What is a "comma expression"?

Adam D Ruppe destructionator at gmail.com
Sun Oct 10 12:19:39 UTC 2021


On Sunday, 10 October 2021 at 12:01:33 UTC, rempas wrote:
>     return *ret = v, 1;

The comma expression in C is a combination of two things but in 
the context of another thing. Well that's not very good, but like 
there's statements and expressions. Statements do something but 
do not have a value. So `if() {}` and `return` and `for() {}` are 
statements, because they don't have a value you can assign to a 
variable.

Expressions do something but DO have a value and thus you can 
assign it to a variable.

a = if (true) { a } ; // not permitted because if is a statement

a = 5 + 4; // OK, 5+4 is an expression and thus has a value


This is a slight simplification but generally true. You'll notice 
in some languages the if assign does work; in those languages you 
have an if expression rather than an if statement.
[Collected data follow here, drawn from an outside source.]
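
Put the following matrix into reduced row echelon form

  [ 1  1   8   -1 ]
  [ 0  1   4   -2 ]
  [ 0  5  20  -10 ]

[[1, 0, 4, 1], [0, 1, 4, -2], [0, 0, 0, 0]]

ρ3 -> ρ3 − 5·ρ2
  [ 1  1  8  -1 ]
  [ 0  1  4  -2 ]
  [ 0  0  0   0 ]
ρ1 -> ρ1 − ρ2
  [ 1  0  4   1 ]
  [ 0  1  4  -2 ]
  [ 0  0  0   0 ]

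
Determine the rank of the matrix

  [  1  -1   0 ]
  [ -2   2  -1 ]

rank = 2

R2 -> R2 + 2·R1
R2 -> -1·R2
The reduced form has 2 nonzero rows.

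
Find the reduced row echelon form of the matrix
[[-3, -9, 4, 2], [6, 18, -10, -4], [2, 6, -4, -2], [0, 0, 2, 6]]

[[1, 3, 0, 0], [0, 0, 1, 0], [0, 0, 0, 1], [0, 0, 0, 0]]

R1 := -1/3·R1
  [ 1   3  -4/3  -2/3 ]
  [ 6  18   -10    -4 ]
  [ 2   6    -4    -2 ]
  [ 0   0     2     6 ]
R2 := R2 − 6·R1
  [ 1  3  -4/3  -2/3 ]
  [ 0  0    -2     0 ]
  [ 2  6    -4    -2 ]
  [ 0  0     2     6 ]
R3 := R3 − 2·R1
  [ 1  3  -4/3  -2/3 ]
  [ 0  0    -2     0 ]
  [ 0  0  -4/3  -2/3 ]
  [ 0  0     2     6 ]
R2 := -1/2·R2
  [ 1  3  -4/3  -2/3 ]
  [ 0  0     1     0 ]
  [ 0  0  -4/3  -2/3 ]
  [ 0  0     2     6 ]
R3 := R3 + 4/3·R2
  [ 1  3  -4/3  -2/3 ]
  [ 0  0     1     0 ]
  [ 0  0     0  -2/3 ]
  [ 0  0     2     6 ]
R4 := R4 − 2·R2
  [ 1  3  -4/3  -2/3 ]
  [ 0  0     1     0 ]
  [ 0  0     0  -2/3 ]
  [ 0  0     0     6 ]
R3 := -3/2·R3
  [ 1  3  -4/3  -2/3 ]
  [ 0  0     1     0 ]
  [ 0  0     0     1 ]
  [ 0  0     0     6 ]
R4 := R4 − 6·R3
  [ 1  3  -4/3  -2/3 ]
  [ 0  0     1     0 ]
  [ 0  0     0     1 ]
  [ 0  0     0     0 ]
R1 := R1 + 2/3·R3
  [ 1  3  -4/3  0 ]
  [ 0  0     1  0 ]
  [ 0  0     0  1 ]
  [ 0  0     0  0 ]
R1 := R1 + 4/3·R2
  [ 1  3  0  0 ]
  [ 0  0  1  0 ]
  [ 0  0  0  1 ]
  [ 0  0  0  0 ]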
The language grammar has rules for where statements are allowed 
and where expressions are allowed and you can't mix and match 
(unless the grammar has two rules, one allowing each type).


Anyway, the C comma expression is a combination of two other 
expressions where the first one is evaluated, but its value 
discarded, then the second part becomes the value of the whole 
expression.

a = 1, 2; // the 1 is discarded, so a == 2


It is actually the same as writing out:

1; // evaluate this then discard it
a = 2; // eval this and actually keep the value


The difference being that it is allowed in an expression context.


So that `return *ret = v, 1;`

Could just be written

*ret = v; // this is eval'ed and value discarded
return 1; // second part value is kept


And idk why they didn't just do that here. But the C thing is 
most commonly seen in a for loop:

for(a = 0, b = 0; a < 5; a++, b++) {}


because the grammar only allows an expression in each piece of 
the for loop, so you can't separate the two steps by semicolons 
like you do in different contexts.

> Can someone explain what comma expressions are and why they 
> don't work in D (or if the only doesn't work as returned values 
> from a function)?

D considers it a bit obscure and special-case to use the comma 
for. There was talk a while ago about making the comma do 
something else instead, but this never materialized.

But you can always write it out longer form, perhaps wrapping it 
in a function.

// what I would do here:
*ret = v;
return 1;

// or if you absolutely had to have it in an expression context:

return (){ *ret = v; return 1; }();


The nested function there explicitly does what the comma operator 
does and is allowed in expression context as well.